A shoal of larger fish hangs lazily in a pool of slack water, just above Colston Weir. Sunglasses (preferably with polarised lenses) help cut through glare and, through mine, I can make out the muted red fins of roach – a common species across the country – and another, slimmer fish, with greenish fins and a darker tail, that I don’t recognise. Trying to identify it, using my Collins Gem Guide to Freshwater Fish, is like beginning birding again. I’m not sure, but could they be dace?

Further upstream at Snuff Mills, I’m surprised to see an old chap enjoying a spot of lunchtime fly-fishing (which has a different season to course fishing). As he casts his line across a deeper stretch of the river, I ask him what he’s hoping to catch. “Well, it’s mainly roach, chub and dace in here,” he tells me. (Aha! I was right!)

“But there’s a few trout as well.
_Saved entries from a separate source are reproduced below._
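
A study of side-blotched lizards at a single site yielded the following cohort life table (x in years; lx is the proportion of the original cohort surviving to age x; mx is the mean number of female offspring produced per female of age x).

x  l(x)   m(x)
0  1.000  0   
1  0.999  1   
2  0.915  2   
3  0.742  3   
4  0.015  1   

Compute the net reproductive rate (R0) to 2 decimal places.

5.07

lx·mx by age: 0, 0.999, 1.83, 2.226, 0.015
R0 = Σ lx·mx = 5.07 → 5.07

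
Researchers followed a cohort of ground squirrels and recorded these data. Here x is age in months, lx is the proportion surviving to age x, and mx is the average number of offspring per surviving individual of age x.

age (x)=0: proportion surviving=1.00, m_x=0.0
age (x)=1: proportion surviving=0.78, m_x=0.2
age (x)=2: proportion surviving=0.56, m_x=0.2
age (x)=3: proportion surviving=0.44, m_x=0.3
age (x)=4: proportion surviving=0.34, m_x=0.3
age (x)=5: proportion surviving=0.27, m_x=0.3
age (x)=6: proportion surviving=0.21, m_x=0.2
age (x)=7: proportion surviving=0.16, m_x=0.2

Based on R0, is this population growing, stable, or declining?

declining

R0 = Σ lx·mx = 0 + 0.156 + 0.112 + 0.132 + 0.102 + 0.081 + 0.042 + 0.032 = 0.657
R0 < 1, so the population is declining.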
I caught one a couple of years ago.” He continues, remembering the moment with a smile. “Lovely it was. Well over four pounds and a couple of feet long.” Brown trout in Bristol – who knew?

Back in the park, I scan the lake for the vaguely menacing forms of the carp, but it’s a different fish that catches my eye this time. Or perhaps I catch its eye. A huge pike, loitering in the weedy fringes of the water, watches me warily. Fish have remarkably good vision and can also feel vibrations through their lateral line, but I manage to creep close and grab a photo of it on my phone. This magnificent, torpedo-tuned predator is near enough to touch, but, elementally, in another world altogether. Suffice to say, fish-twitching has me completely hooked.

Pete’s top five fish-twitching tips

  1. Wear polarising sunglasses to cut through surface glare.
  2. Wear dull-coloured clothes.
  3. Walk slowly and quietly along the bank to minimise disturbance.
  4. Look for features in the water (rocks, weed beds, overhanging trees, even shopping trolleys). These offer shelter and attract fish.
  5. Encourage fish into open water with a handful of sweetcorn kernels (they are easy to see when taken and don’t affect water quality).